The most well known open source search engine, Apache Lucene/Solr, has a rival in Elasticsearch, also based on Apache Lucene. Or maybe it doesn’t. I’m not convinced that there’s an actual battle going on here, above and beyond the fact that the commercial companies formed to support each technology (Lucidworks and Elasticsearch [the company]) are obviously competitors. Let’s look at the evidence:
- Elasticsearch contains (by some measures) 64 years of effort, Solr only 55 years….a point to Elasticsearch!
- Elasticsearch commits are 31% down on last year, Solr commits are 85% up…a point to Solr!
- There are more books about Solr than Elasticsearch…a point to Solr!
- Elasticsearch, sorry elasticsearch, has a cool lower case logo and fancy website…a point to Elasticsearch!
This is of course before we get to any actual technical differences in terms of performance, scalability, ease-of-use etc. which are probably a lot more important than the list above. There are vocal critics and supporters of each project on Twitter and other media, but the great thing in our view is that there is a choice of two such excellent search technologies, both open source, so for real world applications one can try both at little cost and choose whichever is most appropriate (there are even proven migration routes between the two – we’ve helped one client with this process).

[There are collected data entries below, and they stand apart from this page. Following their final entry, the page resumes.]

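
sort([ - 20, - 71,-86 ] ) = [ - 86, - 71, - 20] 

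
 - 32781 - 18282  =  -51063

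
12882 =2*6441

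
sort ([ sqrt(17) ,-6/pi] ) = [ - 6/pi,sqrt(17 )]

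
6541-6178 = 363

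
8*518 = 4144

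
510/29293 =510/29293 = 0.02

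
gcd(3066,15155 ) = 7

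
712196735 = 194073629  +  518123106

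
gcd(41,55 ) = 1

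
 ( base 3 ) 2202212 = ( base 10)2021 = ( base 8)3745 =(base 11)1578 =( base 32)1v5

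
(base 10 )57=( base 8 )71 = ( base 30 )1r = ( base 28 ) 21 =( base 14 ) 41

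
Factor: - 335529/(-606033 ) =3^1*43^1*233^ ( - 1) = 129/233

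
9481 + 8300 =17781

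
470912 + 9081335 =9552247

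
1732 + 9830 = 11562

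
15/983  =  15/983 = 0.02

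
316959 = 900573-583614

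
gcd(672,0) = 672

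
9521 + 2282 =11803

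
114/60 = 1+9/10 = 1.90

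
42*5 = 210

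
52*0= 0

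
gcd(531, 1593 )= 531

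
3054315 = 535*5709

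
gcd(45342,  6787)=11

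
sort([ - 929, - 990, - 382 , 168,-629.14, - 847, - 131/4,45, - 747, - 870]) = [- 990,-929, - 870 ,-847,  -  747,-629.14,-382 , -131/4,45, 168] 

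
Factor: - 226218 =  - 2^1 * 3^1*37^1*1019^1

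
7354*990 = 7280460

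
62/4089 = 62/4089  =  0.02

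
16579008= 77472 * 214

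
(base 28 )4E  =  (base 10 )126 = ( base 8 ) 176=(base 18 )70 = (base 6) 330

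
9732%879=63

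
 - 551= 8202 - 8753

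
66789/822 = 22263/274 = 81.25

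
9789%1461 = 1023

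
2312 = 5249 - 2937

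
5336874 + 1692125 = 7028999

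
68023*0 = 0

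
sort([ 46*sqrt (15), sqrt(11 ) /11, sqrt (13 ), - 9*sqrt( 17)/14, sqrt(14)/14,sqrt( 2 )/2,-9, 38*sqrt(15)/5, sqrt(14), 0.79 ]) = [-9, - 9*sqrt(17)/14, sqrt(14)/14, sqrt(11 )/11, sqrt( 2 )/2, 0.79, sqrt (13 ), sqrt(14), 38*sqrt(  15 )/5,46*sqrt( 15)]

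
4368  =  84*52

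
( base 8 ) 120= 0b1010000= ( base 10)80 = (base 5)310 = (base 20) 40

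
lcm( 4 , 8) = 8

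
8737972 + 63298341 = 72036313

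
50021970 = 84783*590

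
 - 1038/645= - 2 + 84/215 = - 1.61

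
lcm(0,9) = 0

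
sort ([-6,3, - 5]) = [- 6 , - 5, 3]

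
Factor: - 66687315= - 3^1*5^1*4445821^1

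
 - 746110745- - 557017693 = -189093052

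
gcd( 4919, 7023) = 1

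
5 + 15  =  20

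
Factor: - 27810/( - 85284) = 15/46 = 2^( - 1)*3^1*5^1*23^( - 1)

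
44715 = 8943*5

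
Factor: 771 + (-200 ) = 571 = 571^1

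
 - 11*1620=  - 17820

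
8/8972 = 2/2243 = 0.00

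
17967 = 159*113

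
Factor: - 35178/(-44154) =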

Charlie, I’m curious about the ‘years’ statistic.. can you elaborate?
Apparently Ohloh uses the COCOMO model which (according to Wikipedia) “computes software development effort (and cost) as a function of program size. Program size is expressed in estimated thousands of source lines of code” – so a) it’s a little surprising Elasticsearch has more lines of code than Solr and b) bigger certainly isn’t better when it comes to software as anyone who has dealt with an old, bloated codebase will tell you.
My point was that Ohloh’s statistics, although interesting, probably aren’t that useful in determining which is the “better” open source project in this instance. However certain people have been linking to these pages and implying they are, which is rather silly.
If you count cut and paste from solr analyzers code, and inclusion of libraries like joda time, xtream and guava as LOC, sure es has way more LOC than solr, hence more years of dev…
just my two cents.